Reading about these strategies, I felt several things at once—astonished by their ingenuity, mind-blown by the notion of ridiculing exceptional achievements, and worried that my failure to imagine taking comparable pains to protect leisurely harmony meant that my own brain had been addled by too many years in productivity mode, too many twitchy Sunday evenings. But what Suzman’s foray into humanity’s past reveals is that leisure has never been the ready default mode we may imagine, even in the chillest of cultures. The psychological cost of civilization, the scourge of the Sunday scaries, and the lesson of the Ju/’hoansi converge in an insight worth taking to heart: Safeguarding leisure is work.
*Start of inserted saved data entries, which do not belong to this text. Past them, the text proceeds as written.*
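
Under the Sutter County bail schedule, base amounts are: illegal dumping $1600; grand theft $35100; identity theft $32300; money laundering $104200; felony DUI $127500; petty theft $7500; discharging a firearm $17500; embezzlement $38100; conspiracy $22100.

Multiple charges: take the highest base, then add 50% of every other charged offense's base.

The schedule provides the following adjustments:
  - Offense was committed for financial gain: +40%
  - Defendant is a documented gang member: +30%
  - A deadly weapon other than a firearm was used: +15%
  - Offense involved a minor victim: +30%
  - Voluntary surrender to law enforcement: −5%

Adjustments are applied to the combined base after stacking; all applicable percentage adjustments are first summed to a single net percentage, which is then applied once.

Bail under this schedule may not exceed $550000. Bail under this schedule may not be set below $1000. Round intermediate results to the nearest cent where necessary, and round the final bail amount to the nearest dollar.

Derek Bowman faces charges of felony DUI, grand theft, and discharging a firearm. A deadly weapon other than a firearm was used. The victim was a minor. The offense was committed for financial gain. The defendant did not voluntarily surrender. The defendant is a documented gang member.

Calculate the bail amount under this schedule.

$330670

Base amounts from the schedule: felony DUI $127500; grand theft $35100; discharging a firearm $17500.
Stacking rule: highest base plus 50% of each additional charge. Highest is felony DUI at $127500. Additional: $35100 × 50% = $17550; $17500 × 50% = $8750. Combined base = $127500 + $26300 = $153800.
Net percentage adjustment: +40% +30% +15% +30% = +115%. $153800 × 2.15 = $330670.
$330670 is within the $550000 maximum.
$330670 is at or above the $1000 minimum.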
While progress depends on pinning our hopes on a world that doesn’t yet exist, those who cannot stop planning for the future are doomed to labor for a life they will never fully live.


* The print version of this article used an incorrect subtitle for the American edition of James Suzman’s book. The full title of that edition is Work: A Deep History, From the Stone Age to the Age of Robots. We regret the error.

This article appears in the January/February 2021 print edition with the headline “How Civilization Broke Our Brains.”